DS’s patriotism was exhibited in no uncertain terms in a serious issue that arose with British authorities in 1949 when they tried to impose authority over small Ceylon, a signatory to the ‘Sterling Assets Agreement’ and attempted to manipulate our healthy dollar Reserves. It was in early 1949, the Commonwealth’s economic situation was in dire straits; JR the finance minister and his adviser John Exter, (later the first governor of the Central Bank), led a delegation to a Finance Minister’s Conference summoned by them. DS was anxious to keep Ceylon’s dollar earnings as our foreign exchange. JR sought the PM’s advice on what they were to do if the British government refused their request. DS replied;

"We are an independent nation. Our dollar earnings are our own...., if we are not allowed to act independently then obviously we must leave the ‘Sterling Area...’, the UK government cannot oppose this. So go ahead and tell them you will leave unless you are permitted to keep your country’s earnings" - (JRJ speech, president. Arch. File 195 a).

DS was imprisoned in 1915 by the British rulers during the communal riots, along with his two older brothers FR, DC and a host of freedom fighters, and faced the prospect of execution. The suspicion arose over his involvement in the Temperance movement with his brothers. In a strange turn of events all three of them played an active role in anti-arrack campaign in spite of the fact that their father, Don Spater Senanayake, built his empire re-investing profits earned from graphite mining in the arrack and toll renting trade.

In his statement to the authorities, after the arrest, young DS who was just 30-years, said,

"..., A town guard came to my residence around 5.30 am along with two armed Punjabi soldiers, woke me up and without allowing me to go to the toilet,.., took me to Welikade prison and put me in a cell where I had no place to sit. We were in solitary imprisonment with no one to talk to, a servant pushed some food in an unclean tin plate. I stayed hungry for two days...., I was charged for instigating riots, there was no evidence to prove the charge..."

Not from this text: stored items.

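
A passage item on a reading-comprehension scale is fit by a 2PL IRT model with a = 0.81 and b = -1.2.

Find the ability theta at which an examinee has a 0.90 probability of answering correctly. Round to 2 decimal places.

P(theta) = 1 / (1 + exp(−a(theta − b)))
logit = ln(0.9000/0.1000) = 2.1972
theta = b + logit/(a) = -1.2 + 2.1972/0.8100 = 1.5126

1.51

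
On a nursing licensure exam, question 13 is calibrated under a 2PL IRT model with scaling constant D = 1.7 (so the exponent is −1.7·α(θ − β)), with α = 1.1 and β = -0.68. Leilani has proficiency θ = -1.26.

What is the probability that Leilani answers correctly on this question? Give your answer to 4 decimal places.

0.2526

P(θ) = 1 / (1 + exp(−D·α(θ − β)))
Exponent: 1.7 × 1.1 × (-1.26 − (-0.68)) = -1.0846
1/(1 + e^{1.0846}) = 0.2526
P = 0.2526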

In early January, 1952, the PM’s health condition deteriorated. He was diabetic; his heart had been weakened, and he was hospitalized. A specialist flown from UK confirmed that his heart had weakened to the point where a total collapse and death was inevitable within three months. His close circle of friends, that included Esmond Wickremasinghe, Governor General Lord Soulbury and Dr Goonewardene, thought it was necessary to get to know his views on who will succeed him. This they did without leaving any room for him to suspect that his end was near. DS was to say 10 days before his death.

"Lionel (Sir John, the second in command) can’t win elections; Dudley can, but he is my son, so I do not wish to talk."

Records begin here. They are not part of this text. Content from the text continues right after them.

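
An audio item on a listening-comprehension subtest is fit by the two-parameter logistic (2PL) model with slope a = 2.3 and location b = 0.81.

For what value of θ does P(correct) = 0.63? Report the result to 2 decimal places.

1.04

P(θ) = 1 / (1 + exp(−a(θ − b)))
logit = ln(0.6300/0.3700) = 0.5322
θ = b + logit/(a) = 0.81 + 0.5322/2.3000 = 1.0414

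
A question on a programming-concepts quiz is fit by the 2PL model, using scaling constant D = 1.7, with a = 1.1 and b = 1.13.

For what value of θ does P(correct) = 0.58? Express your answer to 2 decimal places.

P(θ) = 1 / (1 + exp(−D·a(θ − b)))
logit = ln(0.5800/0.4200) = 0.3228
θ = b + logit/(1.7·a) = 1.13 + 0.3228/1.8700 = 1.3026

1.30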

DS, who played in the Royal-Thomian big match in the year 1902, was seen at the Oval not only watching his Alma Mater beating Royal, after a lapse of seven years, but joining some old Thomians in singing the chorus of Esto Perpetua, some days before his death.

A little known story of DS, the schoolboy, is one AS told by the late Rev, J S H Edirisinghe, one of his teachers at St Thomas’. When DS became a minister, the old master wrote congratulating his pupil. The reply was that, "if that pupil had learnt a tenth of all the master had laboured to knock into his head, I should today be a better minister".

Probably that master had a unique way of ‘knocking things into the head’ of this pupil.